Michael was straddling both the mast and the genoa furler and had to hang on for dear life. He did what he could, but we realized that we would have to get into a more protected area. So down came Mikey, up came the anchor, and closer to the beach we went. This seemed to work, so we decided to let the boat drift instead of anchoring it, thinking we could unwrap the sail quickly. We immediately started running the spinnaker around and around the furler, passing it off to each other like the ribbons on a mayflower pole.
The winds shifted again. As we were freeing the sail, it caught more wind and was flapping all over the place while still being wrapped tightly in the middle. Needless to say, it started to tear. We still weren’t in a protected enough spot.

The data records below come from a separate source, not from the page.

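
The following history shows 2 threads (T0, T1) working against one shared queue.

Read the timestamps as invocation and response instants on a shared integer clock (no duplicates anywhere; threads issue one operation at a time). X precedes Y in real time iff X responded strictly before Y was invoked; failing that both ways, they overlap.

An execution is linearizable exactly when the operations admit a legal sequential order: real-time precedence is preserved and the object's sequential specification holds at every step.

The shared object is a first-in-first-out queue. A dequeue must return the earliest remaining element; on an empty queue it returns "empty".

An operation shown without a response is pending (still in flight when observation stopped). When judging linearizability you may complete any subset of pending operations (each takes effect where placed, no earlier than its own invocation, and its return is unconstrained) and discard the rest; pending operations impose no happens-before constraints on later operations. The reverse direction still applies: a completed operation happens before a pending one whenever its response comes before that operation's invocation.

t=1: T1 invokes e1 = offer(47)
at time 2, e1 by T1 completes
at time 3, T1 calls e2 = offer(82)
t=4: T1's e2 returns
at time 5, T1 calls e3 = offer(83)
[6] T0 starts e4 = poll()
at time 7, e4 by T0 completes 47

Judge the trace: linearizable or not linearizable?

linearizable

witness order: e1, e2, e3, e4
after step 1 (e1 offer(47)): queue <47>
after step 2 (e2 offer(82)): queue <47,82>
after step 3 (e3 offer(83) (pending, included)): queue <47,82,83>
after step 4 (e4 poll() → 47): queue <82,83>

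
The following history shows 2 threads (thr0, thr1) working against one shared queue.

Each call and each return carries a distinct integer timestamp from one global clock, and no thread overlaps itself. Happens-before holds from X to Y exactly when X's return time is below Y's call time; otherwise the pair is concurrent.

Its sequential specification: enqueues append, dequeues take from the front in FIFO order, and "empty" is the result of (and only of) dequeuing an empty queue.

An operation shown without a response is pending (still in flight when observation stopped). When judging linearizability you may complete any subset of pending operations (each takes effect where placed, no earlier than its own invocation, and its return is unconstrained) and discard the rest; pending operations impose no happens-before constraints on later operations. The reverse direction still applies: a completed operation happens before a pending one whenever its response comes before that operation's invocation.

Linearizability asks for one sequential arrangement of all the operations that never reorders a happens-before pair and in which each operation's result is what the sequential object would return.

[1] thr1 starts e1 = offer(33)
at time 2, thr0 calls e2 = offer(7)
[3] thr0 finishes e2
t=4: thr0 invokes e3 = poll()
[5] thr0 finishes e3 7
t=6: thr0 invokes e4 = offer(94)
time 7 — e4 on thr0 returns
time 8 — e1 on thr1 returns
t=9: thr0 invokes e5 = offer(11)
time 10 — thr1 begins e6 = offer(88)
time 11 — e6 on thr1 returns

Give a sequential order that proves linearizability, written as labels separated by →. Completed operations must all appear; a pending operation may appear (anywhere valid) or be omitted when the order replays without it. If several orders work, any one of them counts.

e2 → e1 → e3 → e4 → e5 → e6

after step 1 (e2 offer(7)): queue <7>
after step 2 (e1 offer(33)): queue <7,33>
after step 3 (e3 poll() → 7): queue <33>
after step 4 (e4 offer(94)): queue <33,94>
after step 5 (e5 offer(11) (pending, included)): queue <33,94,11>
after step 6 (e6 offer(88)): queue <33,94,11,88>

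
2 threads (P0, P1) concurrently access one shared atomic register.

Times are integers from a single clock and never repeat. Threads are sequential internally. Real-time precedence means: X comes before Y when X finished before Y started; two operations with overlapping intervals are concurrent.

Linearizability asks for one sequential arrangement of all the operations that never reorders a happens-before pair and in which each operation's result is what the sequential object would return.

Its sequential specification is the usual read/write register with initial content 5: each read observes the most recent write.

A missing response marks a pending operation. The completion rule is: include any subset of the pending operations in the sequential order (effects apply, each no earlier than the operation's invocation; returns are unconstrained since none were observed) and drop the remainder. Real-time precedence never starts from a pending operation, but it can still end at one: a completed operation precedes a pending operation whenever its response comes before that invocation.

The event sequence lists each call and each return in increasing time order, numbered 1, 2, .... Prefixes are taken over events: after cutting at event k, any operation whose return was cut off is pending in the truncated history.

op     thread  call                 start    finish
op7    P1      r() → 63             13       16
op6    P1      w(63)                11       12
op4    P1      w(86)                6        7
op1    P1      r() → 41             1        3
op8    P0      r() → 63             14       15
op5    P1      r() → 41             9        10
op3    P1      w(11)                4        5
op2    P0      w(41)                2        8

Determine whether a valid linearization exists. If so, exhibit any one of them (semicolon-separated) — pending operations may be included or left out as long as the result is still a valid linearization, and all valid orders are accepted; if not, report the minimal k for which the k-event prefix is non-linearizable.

not linearizable — minimal violating prefix: 10 events

the violation lands at event 10, op5's response at time 10: events 1..9 linearize, events 1..10 do not
the 5 completed operations admit 4 real-time orders; each fails the atomic register replay
e.g. op1, op2, op3, op4, op5: illegal at step 1, since op1 r() → 41 cannot apply there
e.g. op1, op3, op2, op4, op5: illegal at step 1, since op1 r() → 41 cannot apply there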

I moved Jacumba and anchored again (as close to shore as I dared). Michael was on one side of the sail and I was on the other, and we handed sails and lines around, over, below, above—whatever it would take to get the stubborn sail untangled.
Despite facing into the wind, the spinnaker kept filling, and it took all our strength not to get picked up and thrown off the boat while wrangling with the stupid thing, and not get blinded, knocked unconscious, or beheaded by the flopping ropes. We finally got the sail down but realized that the sock was becoming a permanent feature high up on the furler. So I hauled monkey Michael up again, but while he was aloft, those infernal wind gusts hit again. Son of a … !
Although the spinnaker was fully unraveled and lying on the trampoline, it was still tied to the stuck sock above and became a parachute. I had to hurriedly let Michael down so we could sho
ve the spinnaker into our anchor locker, where I hoped it would rot (I never wanted to see that thing again).
Okay, back up. We were both exhausted. The sock was stuck so badly that we decided to just cut it off, except that Michael—aloft again—didn’t have his knife. Back down. Once up again, he finally cut the sock loose. Incredibly, it fell on my head on the way down—OUCH! Michael was lucky that I didn’t let go of the line I was holding. You know, the line that was keeping him up there? What do you think? Radar reflector revenge?
LESSON 99A: SPINNAKERS! Spinnakers are notoriously fickle; when we thought that conditions were good for setting ours, high winds came out of nowhere. So, be especially conservative when considering hoisting your spinnaker.
LESSON 99B: THINK BEFORE YOU CLIMB Sometimes you can use one of your halyards as a dumbwaiter and propel tools up and down, but it’s much easier just to have what you need with you from the beginning. Plus in this case, all our lines were otherwise occupied, so Michael—forgetting his Boy Scout training—was inefficient (and that was exhausting).
The entire ordeal of spinnaker and fouled spinnaker sock took five hours. Boy were we crabby. That meant a change of plan. Hello, Statia! Once checked into Statia, we could have used that stamp to come back to St. Kitts and call it a day, but we now had even more boat things to fix, so we had to go to St. Martin. We overnighted off of Statia and tried to put the tiring day behind us.
Luckily (for Jacumba), we had a great 50-mile sail to St. Martin the next day, perfectly happy to be using only our usual two sails. What really made our day, though, was running into Jim and Wendy from Merengue (their little 27-foot mono-hull) in the harbor upon our arrival. We hadn’t seen them since we left Grenada seven months before. We toasted Easter with gin and tonics and held a very competitive Mexican Train Dominoes tournament that resulted in me “winning” a loser’s cap—an old drogue (a funnel-shaped parachute that drags behind a boat during a storm to help stabilize the boat and/or act like a brake; it looks just like a dunce cap). Sulk.